Surrendering a patent, which is possible under section 29 of the UK Patents Act 1977, is an unusual option to take, although it does happen fairly regularly. In the year to date, according to the UK IPO online patents journal, 20 applications have been made to surrender patents. Over the past eight years (the period the journal has been available in electronic form), section 29 has been used 178 times.
The motivations for a patent proprietor to want to surrender their patent are never clear from the outside, and do not need to be stated in an application. There would, however need to be a good reason for a patentee to apply to surrender their patent rather than taking the easier option of simply allowing the patent to lapse by not paying a renewal fee. That reason would in most cases, I suspect, have something to do with either a licence or settlement relating to the patent. If, for example, a patent is being licensed and royalty payments are being made while the patent remains in force, having the patent revoked by a third party could put at risk all of the payments made to date, since revocation has the effect of deeming the patent never to have existed. This would inevitably cause problems for the patentee. A solution would be to surrender the patent, because this would not have a retrospective effect and could merely cause a licence to be terminated rather than put in question everything that has been paid to date.
Any application to surrender a patent must indicate, according to rule 42, whether there is any action pending before the court for infringement or revocation of the patent, and including any particulars. If there is a revocation action pending, this would be a good reason for the IPO not to allow the patent to be surrendered because the patentee should not be able to avoid having their patent revoked by instead surrendering it. Two decisions from the UK IPO this year illustrate the point nicely, with one deciding against allowing the patentee to surrender their patent, at least for the time being, while the other decided in favour of allowing the patent to be surrendered.

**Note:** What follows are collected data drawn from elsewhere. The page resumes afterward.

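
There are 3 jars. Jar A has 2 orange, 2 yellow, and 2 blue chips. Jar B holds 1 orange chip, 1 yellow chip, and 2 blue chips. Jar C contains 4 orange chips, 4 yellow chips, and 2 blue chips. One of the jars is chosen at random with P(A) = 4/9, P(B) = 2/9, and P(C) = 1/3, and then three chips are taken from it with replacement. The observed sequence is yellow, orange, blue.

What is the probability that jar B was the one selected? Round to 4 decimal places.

0.2038

Compute the likelihood of the observed sequence for each case: P(data | jar A) = (2/6)(2/6)(2/6) = 0.037037; P(data | jar B) = (1/4)(1/4)(2/4) = 0.03125; P(data | jar C) = (4/10)(4/10)(2/10) = 0.032.
Multiplying each by its prior: 4/9 · 0.037037 = 0.016461, 2/9 · 0.03125 = 0.0069444, 1/3 · 0.032 = 0.010667; these sum to 0.034072.
So P(jar B | data) = (0.0069444) / (0.034072) = 0.20382.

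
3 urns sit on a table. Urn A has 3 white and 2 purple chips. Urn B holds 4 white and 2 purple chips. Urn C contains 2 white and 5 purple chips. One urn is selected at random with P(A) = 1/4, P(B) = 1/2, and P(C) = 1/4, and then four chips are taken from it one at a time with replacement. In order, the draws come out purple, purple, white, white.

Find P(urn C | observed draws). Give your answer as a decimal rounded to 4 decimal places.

0.2103

The likelihood of the observed sequence under each hypothesis: P(data | urn A) = (2/5)(2/5)(3/5)(3/5) = 0.0576; P(data | urn B) = (2/6)(2/6)(4/6)(4/6) = 0.049383; P(data | urn C) = (5/7)(5/7)(2/7)(2/7) = 0.041649.
Weighting by the prior gives 1/4 · 0.0576 = 0.0144, 1/2 · 0.049383 = 0.024691, 1/4 · 0.041649 = 0.010412; these sum to 0.049504.
So P(urn C | data) = (0.010412) / (0.049504) = 0.21033.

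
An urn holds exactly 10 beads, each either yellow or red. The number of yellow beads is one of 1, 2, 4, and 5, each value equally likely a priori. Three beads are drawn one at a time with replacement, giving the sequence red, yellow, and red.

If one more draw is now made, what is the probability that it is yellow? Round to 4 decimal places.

0.3218

For each hypothesis, P(data | H) works out to: P(data | r = 1) = (9/10)(1/10)(9/10) = 0.081; P(data | r = 2) = (8/10)(2/10)(8/10) = 0.128; P(data | r = 4) = (6/10)(4/10)(6/10) = 0.144; P(data | r = 5) = (5/10)(5/10)(5/10) = 0.125.
Multiplying each by its prior: 1/4 · 0.081 = 0.02025, 1/4 · 0.128 = 0.032, 1/4 · 0.144 = 0.036, 1/4 · 0.125 = 0.03125; summing to 0.1195.
Normalising, the posterior is P(r = 1 | data) = 0.16946, P(r = 2 | data) = 0.26778, P(r = 4 | data) = 0.30126, P(r = 5 | data) = 0.26151.
Averaging over the posterior, P(yellow next | data) = (1/10)(0.16946) + (1/5)(0.26778) + (2/5)(0.30126) + (1/2)(0.26151) = 0.32176.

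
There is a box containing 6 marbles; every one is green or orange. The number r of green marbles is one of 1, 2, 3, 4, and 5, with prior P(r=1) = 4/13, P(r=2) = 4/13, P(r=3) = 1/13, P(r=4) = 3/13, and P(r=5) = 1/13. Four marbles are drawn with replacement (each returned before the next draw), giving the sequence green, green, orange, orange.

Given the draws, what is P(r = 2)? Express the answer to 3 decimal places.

0.391

Under each hypothesis, the probability of the observed sequence is: P(data | r = 1) = (1/6)(1/6)(5/6)(5/6) = 0.01929; P(data | r = 2) = (2/6)(2/6)(4/6)(4/6) = 0.049383; P(data | r = 3) = (3/6)(3/6)(3/6)(3/6) = 0.0625; P(data | r = 4) = (4/6)(4/6)(2/6)(2/6) = 0.049383; P(data | r = 5) = (5/6)(5/6)(1/6)(1/6) = 0.01929.
Weighting by the prior gives 4/13 · 0.01929 = 0.0059354, 4/13 · 0.049383 = 0.015195, 1/13 · 0.0625 = 0.0048077, 3/13 · 0.049383 = 0.011396, 1/13 · 0.01929 = 0.0014839; summing to 0.038818.
Hence P(r = 2 | data) = (0.015195) / (0.038818) = 0.39144.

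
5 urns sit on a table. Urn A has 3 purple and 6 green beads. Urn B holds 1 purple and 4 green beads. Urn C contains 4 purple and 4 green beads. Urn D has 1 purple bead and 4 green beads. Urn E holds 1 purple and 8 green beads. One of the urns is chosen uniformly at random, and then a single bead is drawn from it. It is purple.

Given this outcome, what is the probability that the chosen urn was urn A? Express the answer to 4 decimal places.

Under each hypothesis, the probability of this draw is: P(data | urn A) = (3/9) = 1/3; P(data | urn B) = (1/5) = 1/5; P(data | urn C) = (4/8) = 1/2; P(data | urn D) = (1/5) = 1/5; P(data | urn E) = (1/9) = 1/9.
Weighting by the prior gives 1/5 · 1/3 = 1/15, 1/5 · 1/5 = 1/25, 1/5 · 1/2 = 1/10, 1/5 · 1/5 = 1/25, 1/5 · 1/9 = 1/45; these sum to 121/450.
So P(urn A | data) = (1/15) / (121/450) = 30/121.

0.2479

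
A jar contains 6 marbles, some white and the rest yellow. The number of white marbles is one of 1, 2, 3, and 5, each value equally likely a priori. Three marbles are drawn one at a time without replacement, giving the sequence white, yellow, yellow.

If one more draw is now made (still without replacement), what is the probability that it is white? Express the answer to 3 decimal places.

For each hypothesis, P(data | H) works out to: P(data | r = 1) = (1/6)(5/5)(4/4) = 1/6; P(data | r = 2) = (2/6)(4/5)(3/4) = 1/5; P(data | r = 3) = (3/6)(3/5)(2/4) = 3/20; P(data | r = 5) = (5/6)(1/5)(0/4) = 0.
The prior-weighted likelihoods are 1/4 · 1/6 = 1/24, 1/4 · 1/5 = 1/20, 1/4 · 3/20 = 3/80, 1/4 · 0 = 0; summing to 31/240.
Normalising, the posterior is P(r = 1 | data) = 10/31, P(r = 2 | data) = 12/31, P(r = 3 | data) = 9/31, P(r = 5 | data) = 0.
The predictive probability is P(white next | data) = (0)(10/31) + (1/3)(12/31) + (2/3)(9/31) = 10/31.

0.323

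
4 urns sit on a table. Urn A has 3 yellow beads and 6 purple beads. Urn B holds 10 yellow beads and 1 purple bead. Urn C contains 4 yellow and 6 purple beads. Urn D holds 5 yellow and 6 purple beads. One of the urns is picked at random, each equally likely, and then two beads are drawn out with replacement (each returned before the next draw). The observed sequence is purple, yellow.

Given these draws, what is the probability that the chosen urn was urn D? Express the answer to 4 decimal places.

For each hypothesis, P(data | H) works out to: P(data | urn A) = (6/9)(3/9) = 0.22222; P(data | urn B) = (1/11)(10/11) = 0.082645; P(data | urn C) = (6/10)(4/10) = 0.24; P(data | urn D) = (6/11)(5/11) = 0.24793.
The prior-weighted likelihoods are 1/4 · 0.22222 = 0.055556, 1/4 · 0.082645 = 0.020661, 1/4 · 0.24 = 0.06, 1/4 · 0.24793 = 0.061983; with total 0.1982.
By Bayes' rule, P(urn D | data) = (0.061983) / (0.1982) = 0.31273.

0.3127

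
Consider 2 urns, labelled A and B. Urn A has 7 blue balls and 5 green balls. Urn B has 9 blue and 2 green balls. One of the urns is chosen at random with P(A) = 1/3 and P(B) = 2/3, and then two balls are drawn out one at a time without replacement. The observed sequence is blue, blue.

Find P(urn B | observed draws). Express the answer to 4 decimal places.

0.8045

For each hypothesis, P(data | H) works out to: P(data | urn A) = (7/12)(6/11) = 7/22; P(data | urn B) = (9/11)(8/10) = 36/55.
Weighting by the prior gives 1/3 · 7/22 = 7/66, 2/3 · 36/55 = 24/55; summing to 179/330.
Hence P(urn B | data) = (24/55) / (179/330) = 144/179.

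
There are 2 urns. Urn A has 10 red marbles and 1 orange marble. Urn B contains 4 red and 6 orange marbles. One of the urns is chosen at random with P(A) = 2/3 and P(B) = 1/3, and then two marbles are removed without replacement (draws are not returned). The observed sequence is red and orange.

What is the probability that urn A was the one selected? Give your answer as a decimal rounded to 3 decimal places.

0.405

The likelihood of the observed sequence under each hypothesis: P(data | urn A) = (10/11)(1/10) = 1/11; P(data | urn B) = (4/10)(6/9) = 4/15.
The prior-weighted likelihoods are 2/3 · 1/11 = 2/33, 1/3 · 4/15 = 4/45; with total 74/495.
So P(urn A | data) = (2/33) / (74/495) = 15/37.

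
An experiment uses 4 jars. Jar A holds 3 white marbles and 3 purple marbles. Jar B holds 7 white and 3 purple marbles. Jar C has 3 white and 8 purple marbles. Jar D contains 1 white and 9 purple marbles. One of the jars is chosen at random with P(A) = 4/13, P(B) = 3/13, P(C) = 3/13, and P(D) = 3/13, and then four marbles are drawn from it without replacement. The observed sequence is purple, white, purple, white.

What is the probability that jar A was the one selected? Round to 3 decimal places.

0.591

The likelihood of the observed sequence under each hypothesis: P(data | jar A) = (3/6)(3/5)(2/4)(2/3) = 0.1; P(data | jar B) = (3/10)(7/9)(2/8)(6/7) = 0.05; P(data | jar C) = (8/11)(3/10)(7/9)(2/8) = 0.042424; P(data | jar D) = (9/10)(1/9)(8/8)(0/7) = 0.
The prior-weighted likelihoods are 4/13 · 0.1 = 0.030769, 3/13 · 0.05 = 0.011538, 3/13 · 0.042424 = 0.0097902, 3/13 · 0 = 0; these sum to 0.052098.
By Bayes' rule, P(jar A | data) = (0.030769) / (0.052098) = 0.5906.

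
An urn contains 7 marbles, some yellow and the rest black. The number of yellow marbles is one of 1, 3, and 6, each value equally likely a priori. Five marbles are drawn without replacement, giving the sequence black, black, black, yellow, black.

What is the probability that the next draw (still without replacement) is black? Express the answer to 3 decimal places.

0.833

The likelihood of the observed sequence under each hypothesis: P(data | r = 1) = (6/7)(5/6)(4/5)(1/4)(3/3) = 1/7; P(data | r = 3) = (4/7)(3/6)(2/5)(3/4)(1/3) = 1/35; P(data | r = 6) = (1/7)(0/6) = 0.
Weighting by the prior gives 1/3 · 1/7 = 1/21, 1/3 · 1/35 = 1/105, 1/3 · 0 = 0; these sum to 2/35.
The posterior is then P(r = 1 | data) = 5/6, P(r = 3 | data) = 1/6, P(r = 6 | data) = 0.
The predictive probability is P(black next | data) = (1)(5/6) + (0)(1/6) = 5/6.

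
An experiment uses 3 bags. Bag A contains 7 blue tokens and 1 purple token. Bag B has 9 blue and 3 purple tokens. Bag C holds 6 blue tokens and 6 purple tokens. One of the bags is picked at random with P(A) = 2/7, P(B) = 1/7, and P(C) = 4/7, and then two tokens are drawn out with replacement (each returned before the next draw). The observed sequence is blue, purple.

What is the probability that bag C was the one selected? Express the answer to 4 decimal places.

For each hypothesis, P(data | H) works out to: P(data | bag A) = (7/8)(1/8) = 7/64; P(data | bag B) = (9/12)(3/12) = 3/16; P(data | bag C) = (6/12)(6/12) = 1/4.
Weighting by the prior gives 2/7 · 7/64 = 1/32, 1/7 · 3/16 = 3/112, 4/7 · 1/4 = 1/7; summing to 45/224.
By Bayes' rule, P(bag C | data) = (1/7) / (45/224) = 32/45.

0.7111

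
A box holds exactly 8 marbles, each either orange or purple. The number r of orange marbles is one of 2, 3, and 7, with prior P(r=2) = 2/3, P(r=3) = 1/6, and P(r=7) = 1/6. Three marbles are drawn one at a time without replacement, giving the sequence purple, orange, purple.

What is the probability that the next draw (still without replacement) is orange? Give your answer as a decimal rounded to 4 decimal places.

The likelihood of the observed sequence under each hypothesis: P(data | r = 2) = (6/8)(2/7)(5/6) = 5/28; P(data | r = 3) = (5/8)(3/7)(4/6) = 5/28; P(data | r = 7) = (1/8)(7/7)(0/6) = 0.
The prior-weighted likelihoods are 2/3 · 5/28 = 5/42, 1/6 · 5/28 = 5/168, 1/6 · 0 = 0; summing to 25/168.
Normalising, the posterior is P(r = 2 | data) = 4/5, P(r = 3 | data) = 1/5, P(r = 7 | data) = 0.
The predictive probability is P(orange next | data) = (1/5)(4/5) + (2/5)(1/5) = 6/25.

0.2400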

In OR Specific Inc.'s patent (BL O/170/14, 16 April 2014), the proprietor gave notice of an offer to surrender their EP(UK) patent EP1237494B, accompanying this with a statement indicating that an action for revocation was pending before the High Court. The offer was advertised and no notice of opposition was given within the four week period under rule 76(2)(b). The hearing officer considered that the comptroller had no power to decline to deal with an offer to surrender. In a previous decision, however, consideration of an offer to surrender had been stayed and the proprietor ordered to inform the court of the offer (Dyson’s Patent  RPC 24). The hearing officer also referred to Connaught Laboratories  FSR 284, in which Laddie J noted that an order for revocation had a different effect to an offer of surrender and indicated that it was open to the Court to order revocation or to allow the offer to surrender to be processed through the comptroller. In the hearing officer’s view it was appropriate to stay further consideration of the matter to await the outcome of the revocation proceedings. The proprietor was ordered to notify the Court of the offer to surrender and to notify the comptroller of the outcome of the court proceedings, after which the matter would be considered further.
In the later case of Genentech Inc.'s patent (BL O/360/14
11 August 2014), the proprietor also made an offer to surrender their EP(UK) patent (EP1187632B1), including particulars of a revocation action pending before the UK courts relating to the patent, along with two others that were not being surrendered. The patent had been the subject of opposition proceedings at the EPO and an appeal was underway regarding revocation of the patent by the opposition division (see the register here for details). The offer was advertised under rule 75 and no opposition was filed during the four week period under rule 76(2)(b). The office requested further information regarding any response that may have been received from the claimant for revocation regarding the offer. The applicant responded by referring to a judgment from the Patents Court following a pre-trial review of the revocation action, in which the judge referred to there being no reason to continue with the revocation action in relation to the patent that was being surrendered. Following the judgment, the claimant did not pursue the claim for revocation of the patent.
The hearing officer considered that the issue to be decided was whether an offer to surrender the patent could be accepted or if the proceedings should be stayed pending resolution of the revocation proceedings. Unlike in the earlier case, surrender of the patent had already been discussed and acknowledged as part of the revocation proceedings and all parties were aware of the offer to surrender. On the basis of the information provided, the hearing officer considered that the patent could be surrendered since: i) the claimant and court were aware of the offer; ii) the offer remained unopposed; iii) the court expressed the view that it should continue; iv) accepting the offer would not adversely affect the revocation action, which now related to two other patents; and v) the claimant and court had proceeded on the assumption that the offer would be accepted and the revocation claim would not be pursued. The order to surrender was accepted.
From these two decisions it appears that offers to surrender a patent are only accepted at the IPO if it is clear that there are either no pending proceedings regarding the patent or, if there are, that the other parties are all happy to allow the patent to be surrendered. This all seems to make a lot of sense, and fits with the general idea that it should not be possible for the patentee to get away with surrendering if the patent should instead be revoked.